Dalam praktek klinis, klasifikasi berdasarkan faktor etiologi juga digunakan. Faktanya adalah bahwa pilihan rejimen pengobatan untuk insufisiensi vena ditentukan oleh penyebab yang meningkatkan perkembangannya. Dengan mempertimbangkan faktor etiologi, jenis insufisiensi vena berikut dibedakan:

  • ES - terkait dengan konsekuensi trauma;
  • EP - penyebab patologi tidak diketahui;
  • EC - karena predisposisi herediter.

Klasifikasi anatomi didasarkan pada tampilan tingkat lesi, lokalisasi proses patologis (vena safena besar, vena kava inferior), segmen (vena superfisial, dalam atau berkomunikasi).

Bergantung pada mekanisme patofisiologis:

  • insufisiensi vena kronis dengan gejala obstruksi;
  • insufisiensi vena kronis dengan manifestasi refluks;
  • gabungan insufisiensi vena kronis (menggabungkan obstruksi dan refluks).

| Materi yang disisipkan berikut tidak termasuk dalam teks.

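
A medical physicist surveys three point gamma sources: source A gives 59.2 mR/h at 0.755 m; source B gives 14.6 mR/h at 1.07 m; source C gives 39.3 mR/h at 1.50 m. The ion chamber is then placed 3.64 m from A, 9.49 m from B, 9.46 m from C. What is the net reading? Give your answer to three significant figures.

By superposition, sum each source's inverse-square contribution:
A: 59.2 × (0.755/3.64)² = 2.547 mR/h
B: 14.6 × (1.07/9.49)² = 0.1856 mR/h
C: 39.3 × (1.50/9.46)² = 0.9881 mR/h
Total = 2.547 + 0.1856 + 0.9881 = 3.721 mR/h.

3.72 mR/h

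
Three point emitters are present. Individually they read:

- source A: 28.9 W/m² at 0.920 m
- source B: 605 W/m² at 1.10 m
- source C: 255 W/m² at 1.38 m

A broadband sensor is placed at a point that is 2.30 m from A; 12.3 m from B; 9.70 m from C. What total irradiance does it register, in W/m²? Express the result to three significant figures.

14.6 W/m²

By superposition, sum each source's inverse-square contribution:
A: 28.9 × (0.920/2.30)² = 4.624 W/m²
B: 605 × (1.10/12.3)² = 4.839 W/m²
C: 255 × (1.38/9.70)² = 5.161 W/m²
Total = 4.624 + 4.839 + 5.161 = 14.62 W/m².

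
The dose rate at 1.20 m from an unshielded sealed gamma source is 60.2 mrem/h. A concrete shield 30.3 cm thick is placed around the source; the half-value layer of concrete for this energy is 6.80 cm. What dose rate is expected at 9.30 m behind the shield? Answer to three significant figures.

Distance alone: (1.20/9.30)² = 0.01665, so 60.2 × 0.01665 = 1.002 mrem/h.
Shield: 30.3/6.80 = 4.456 half-value layers → attenuation 2^(−4.456) = 0.04556.
Combined: 1.002 × 0.04556 = 0.04565 mrem/h.

0.0457 mrem/h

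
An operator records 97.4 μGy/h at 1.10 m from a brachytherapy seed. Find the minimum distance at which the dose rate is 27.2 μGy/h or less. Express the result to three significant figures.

2.08 m

Intensity scales as (d₁/d₂)², so d₂ = d₁·√(I₁/I₂).
I₁/I₂ = 97.4/27.2 = 3.581, so d₂ = 1.10 × √3.581 = 2.082 m.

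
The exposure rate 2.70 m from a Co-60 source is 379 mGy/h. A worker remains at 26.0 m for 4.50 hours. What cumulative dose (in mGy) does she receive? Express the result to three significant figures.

By the inverse-square law, rate at 26.0 m:
(2.70/26.0)² = 0.01078, so 379 × 0.01078 = 4.086 mGy/h.
Dose = rate × time = 4.086 mGy/h × 4.500 h = 18.39 mGy.

18.4 mGy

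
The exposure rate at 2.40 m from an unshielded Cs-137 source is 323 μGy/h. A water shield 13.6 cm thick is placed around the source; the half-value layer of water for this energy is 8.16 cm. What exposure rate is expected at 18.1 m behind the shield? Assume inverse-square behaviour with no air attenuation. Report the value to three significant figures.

1.79 μGy/h

Distance alone: (2.40/18.1)² = 0.01758, so 323 × 0.01758 = 5.678 μGy/h.
Shield: 13.6/8.16 = 1.667 half-value layers → attenuation 2^(−1.667) = 0.3149.
Combined: 5.678 × 0.3149 = 1.788 μGy/h.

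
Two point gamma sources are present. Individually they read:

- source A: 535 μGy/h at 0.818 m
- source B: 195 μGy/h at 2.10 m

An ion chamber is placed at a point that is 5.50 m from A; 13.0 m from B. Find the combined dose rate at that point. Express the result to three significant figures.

Each source contributes Iᵢ·(dᵢ/rᵢ)²; contributions add.
A: 535 × (0.818/5.50)² = 11.83 μGy/h
B: 195 × (2.10/13.0)² = 5.088 μGy/h
Total = 11.83 + 5.088 = 16.92 μGy/h.

16.9 μGy/h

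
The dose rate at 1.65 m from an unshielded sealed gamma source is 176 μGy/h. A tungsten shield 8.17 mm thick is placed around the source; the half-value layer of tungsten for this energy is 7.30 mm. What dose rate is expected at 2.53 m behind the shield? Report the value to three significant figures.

34.5 μGy/h

Distance alone: (1.65/2.53)² = 0.4253, so 176 × 0.4253 = 74.85 μGy/h.
Shield: 8.17/7.30 = 1.119 half-value layers → attenuation 2^(−1.119) = 0.4604.
Combined: 74.85 × 0.4604 = 34.46 μGy/h.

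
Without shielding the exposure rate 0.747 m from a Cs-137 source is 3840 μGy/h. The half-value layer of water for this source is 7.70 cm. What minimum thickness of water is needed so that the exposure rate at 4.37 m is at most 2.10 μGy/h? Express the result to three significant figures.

At 4.37 m, distance alone gives 3840 × (0.747/4.37)² = 3840 × 0.02922 = 112.2 μGy/h.
Further attenuation needed: 112.2/2.10 = 53.43.
n = log₂(53.43) = 5.740 half-value layers.
Thickness = 5.740 × 7.70 cm = 44.20 cm.

44.2 cm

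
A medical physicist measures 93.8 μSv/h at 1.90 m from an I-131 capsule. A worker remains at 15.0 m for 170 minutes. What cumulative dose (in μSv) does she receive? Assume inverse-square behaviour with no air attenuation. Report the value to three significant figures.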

Ahli flebologi, dalam kerangka klasifikasi CEAP untuk insufisiensi vena, menggunakan skala khusus yang menilai tingkat kecacatan:

0 - gejala penyakit sama sekali tidak ada;

1 - gejala insufisiensi vena diekspresikan dengan buruk, kemampuan pasien untuk bekerja tetap terjaga;

2 - kemampuan pasien untuk bekerja berkurang, dia dapat bekerja penuh waktu hanya jika dia menerima terapi suportif;

3 - ada kehilangan kemampuan untuk bekerja terus-menerus, yang tidak pulih bahkan dengan latar belakang pengobatan.

Gejala insufisiensi vena

Ketidakcukupan vena pada ekstremitas bawah

Gambaran klinis dari insufisiensi vena tergantung dari bentuk penyakitnya. Pada insufisiensi vena akut, gejala berkembang dengan cepat. Karena penyumbatan vena oleh trombus, aliran darah yang melewatinya tiba-tiba berhenti, edema pada tungkai yang terkena muncul dan berkembang pesat. Dalam perjalanan vena utama, nyeri hebat dirasakan, yang tidak mereda saat istirahat atau saat mencoba mengubah posisi tubuh. Satu-satunya cara untuk mengurangi rasa sakit adalah dengan memberikan kompres dingin ke anggota tubuh dan minum obat antiinflamasi nonsteroid. Kulit memperoleh warna kebiruan, pola jaringan vena subkutan terlihat jelas di atasnya.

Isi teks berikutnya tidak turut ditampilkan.